Von der Forschung in die Öffentlichkeit: Wissenstransfer des RADIS-Netzwerkes

„Extremismus“, „Radikalisierung“, „Islamismus“ oder „politischer Islam“ sorgen für hitzige Debatten – in der Forschung wie in der Öffentlichkeit. Wie das RADIS-Netzwerk zu einem differenzierten Blick auf Begriffe und Phänomene beiträgt, erfahren Sie hier im Interview mit Sina Tultschinetski. Sie ist Co-Projektleiterin von RADIS am PRIF – Leibniz-Institut für Friedens- und Konfliktforschung.

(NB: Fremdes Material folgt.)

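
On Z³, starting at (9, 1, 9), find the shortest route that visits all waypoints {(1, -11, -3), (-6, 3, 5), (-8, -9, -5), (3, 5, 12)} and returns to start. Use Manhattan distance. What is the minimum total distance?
100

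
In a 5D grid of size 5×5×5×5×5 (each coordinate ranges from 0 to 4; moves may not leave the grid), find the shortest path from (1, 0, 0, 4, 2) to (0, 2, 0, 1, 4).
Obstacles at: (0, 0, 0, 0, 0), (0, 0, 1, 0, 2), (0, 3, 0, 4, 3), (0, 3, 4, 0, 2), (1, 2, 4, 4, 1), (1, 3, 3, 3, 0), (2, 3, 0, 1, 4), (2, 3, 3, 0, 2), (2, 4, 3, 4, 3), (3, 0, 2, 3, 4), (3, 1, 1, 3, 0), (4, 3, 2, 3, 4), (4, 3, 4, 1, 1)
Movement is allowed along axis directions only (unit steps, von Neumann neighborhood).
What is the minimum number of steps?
8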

Das Transfervorhaben RADIS, das vom Bundesministerium für Bildung und Forschung (BMBF) gefördert wird, vernetzt intern und extern zwölf Forschungsprojekte der BMBF-Förderlinie „Gesellschaftliche Ursachen und Wirkungen des radikalen Islam in Deutschland und Europa“.

Eine kurze Frage vorab, Frau Tultschinetski: Was gilt es zu beachten, wenn Extremismus und Radikalisierung beforscht werden?

Sina Tultschinetski, Co-Projektleiterin von RADIS in der Forschungsgruppe Radikalisierung am PRIF – Leibniz-Institut für Friedens- und Konfliktforschung.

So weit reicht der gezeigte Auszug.